The euro hovered near a three-month low against the dollar today before comments from Federal Reserve Chairman Ben Bernanke that may provide clues about whether US interest rates will keep rising.
The market also awaited US consumer price data for June to see if inflation risks could prompt the Fed to raise rates again, after US data yesterday showed a hefty rise in producer prices in the same month.
Traders said bubbling expectations that the Fed could lift rates for an 18th straight time to 5.5 per cent next month would keep supporting the dollar, along with flows into the currency as tensions in the Middle East escalate.
Earlier today, the euro inched down to $1.2495, just off the three-month low of $1.2473 touched on electronic trading platform EBS yesterday.

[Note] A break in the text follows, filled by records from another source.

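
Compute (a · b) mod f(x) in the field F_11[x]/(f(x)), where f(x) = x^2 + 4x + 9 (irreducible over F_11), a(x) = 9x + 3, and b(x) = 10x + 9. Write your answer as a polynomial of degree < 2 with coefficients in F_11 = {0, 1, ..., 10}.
a · b ≡ 4x + 9 (mod f(x))

Multiply in F_11[x]: a(x)·b(x) = (9x + 3)·(10x + 9) = 2x^2 + x + 5. This has degree ≥ 2, so divide by f(x) over F_11: 2x^2 + x + 5 = (2)·(x^2 + 4x + 9) + (4x + 9). Hence a·b ≡ 4x + 9 (mod f). (F_11[x]/(f) is a field with 11^2 = 121 elements since f is irreducible of degree 2.)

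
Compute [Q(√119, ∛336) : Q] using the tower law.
[Q(√119, ∛336) : Q] = 6

Let L = Q(√119, ∛336). Since Q(√119) ⊂ L and [Q(√119):Q] = 2, the tower law gives 2 | [L:Q]. Likewise Q(∛336) ⊂ L with [Q(∛336):Q] = 3 (because 336 is not a perfect cube), so 3 | [L:Q]. As gcd(2,3) = 1, [L:Q] is divisible by 6. Conversely L is generated over Q by √119 and ∛336, so [L:Q] ≤ 2·3 = 6. Therefore [Q(√119, ∛336) : Q] = 6.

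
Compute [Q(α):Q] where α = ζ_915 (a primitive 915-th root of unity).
[Q(α):Q] = 480

The minimal polynomial of ζ_915 over Q is the 915-th cyclotomic polynomial Φ_915(x), which is irreducible over Q and has degree φ(915) = 480. Hence [Q(α):Q] = φ(915) = 480.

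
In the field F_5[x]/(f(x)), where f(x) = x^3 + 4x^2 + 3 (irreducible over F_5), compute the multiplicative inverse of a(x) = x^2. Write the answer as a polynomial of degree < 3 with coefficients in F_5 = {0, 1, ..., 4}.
a(x)^(-1) ≡ 3x + 2 (mod f(x))

Since f is irreducible over F_5, F_5[x]/(f) is a field and a(x) ≠ 0 has an inverse. Apply the extended Euclidean algorithm to f(x) and a(x) in F_5[x]: f(x) = (x + 4)·a(x) + (3). The last nonzero remainder is the constant 3 = gcd(f, a) in F_5. Back-substituting through the division chain expresses 3 = s(x)·a(x) + t(x)·f(x) with s(x) ≡ 4x + 1 (mod f), so (4x + 1)·a(x) ≡ 3 (mod f). Multiplying by 3^(-1) ≡ 2 in F_5 gives a(x)^(-1) ≡ 2·(4x + 1) ≡ 3x + 2 (mod f). Check: (x^2)·(3x + 2) = 3x^3 + 2x^2 ≡ 1 (mod x^3 + 4x^2 + 3).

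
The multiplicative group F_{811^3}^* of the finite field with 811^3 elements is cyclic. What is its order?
|F_{811^3}^*| = 533411730

F_{811^3} has 811^3 = 533411731 elements; its multiplicative group consists of all nonzero elements, so |F_{811^3}^*| = 533411731 - 1 = 533411730. (It is cyclic since any finite subgroup of the multiplicative group of a field is cyclic.)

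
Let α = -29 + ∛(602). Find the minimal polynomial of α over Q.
m_α(x) = x^3 + 87x^2 + 2523x + 23787

Set β = α + 29 = ∛(602), so β^3 = 602. Then (α + 29)^3 - 602 = 0, i.e. α is a root of g(x) = (x + 29)^3 - 602 = x^3 + 87x^2 + 2523x + 23787. Since g(x) = h(x + 29) where h(x) = x^3 - 602, and h is irreducible over Q (because 602 is not a perfect cube, so h has no rational root, and a monic cubic with no rational root is irreducible), g is also irreducible (irreducibility is preserved under the substitution x → x + 29). Hence m_α(x) = x^3 + 87x^2 + 2523x + 23787.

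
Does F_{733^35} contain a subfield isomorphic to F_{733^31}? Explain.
No: F_{733^31} is not a subfield of F_{733^35}

F_{p^m} embeds in F_{p^n} iff m | n. Here 31 ∤ 35 (since 35 = 1·31 + 4 with remainder 4 ≠ 0), so F_{733^31} is not a subfield of F_{733^35}. Equivalently: if it were, the tower law would give 31 = [F_{733^31}:F_733] dividing [F_{733^35}:F_733] = 35, contradiction.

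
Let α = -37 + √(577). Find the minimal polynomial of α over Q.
m_α(x) = x^2 + 74x + 792

From α + 37 = √(577), squaring gives (α + 37)^2 = 577, i.e. α^2 + 74α + 1369 = 577, so α^2 + 74α + 792 = 0. The discriminant of x^2 + 74x + 792 is (74)^2 - 4·(792) = 5476 - 3168 = 2308, and 4·(577) is not a perfect square in Q since 577 is squarefree and ≠ 1. Hence x^2 + 74x + 792 is irreducible over Q and is the minimal polynomial of α.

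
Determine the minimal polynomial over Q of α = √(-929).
m_α(x) = x^2 + 929

α satisfies α^2 + 929 = 0, so x^2 + 929 annihilates α. Since d = -929 is squarefree and ≠ 1, it is not a perfect square in Q, so x^2 + 929 has no rational root and is therefore irreducible over Q (a degree-2 polynomial over a field is irreducible iff it has no root). Hence m_α(x) = x^2 + 929.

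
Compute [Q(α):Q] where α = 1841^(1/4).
[Q(α):Q] = 4

α is a root of x^4 - 1841. By Eisenstein's criterion at the prime p = 7 (which divides the constant term 1841 but p^2 = 49 does not, since 1841 is squarefree), x^4 - 1841 is irreducible over Q. Hence [Q(α):Q] = 4.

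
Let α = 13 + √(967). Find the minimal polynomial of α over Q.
m_α(x) = x^2 - 26x - 798

From α - 13 = √(967), squaring gives (α - 13)^2 = 967, i.e. α^2 - 26α + 169 = 967, so α^2 - 26α - 798 = 0. The discriminant of x^2 - 26x - 798 is (-26)^2 - 4·(-798) = 676 + 3192 = 3868, and 4·(967) is not a perfect square in Q since 967 is squarefree and ≠ 1. Hence x^2 - 26x - 798 is irreducible over Q and is the minimal polynomial of α.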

The euro was little changed at 146.70 yen. It struck a record high of 147.42 yen at the start of the month.
Mr Bernanke is scheduled to testify before the US Congress on the Fed's semi-annual monetary policy report from 2pm this afternoon.
Before that, US CPI data is due out, with the core CPI likely showing a rise of 0.2 per cent in June from the previous month, according to some forecasts.
"Given the strong PPI figure, solid CPI data could push the Fed towards another rate rise," said Hideaki Furumaya, forex manager at Trust and Custody Services Bank.
Fed funds futures indicate a roughly 50 per cent chance of a rate rise next month.
Dealers said the dollar was also supported as the conflict between Israel and Lebanon-based Hizbollah continued to prompt investors to sell-off riskier overseas assets and convert the cash into the US currency.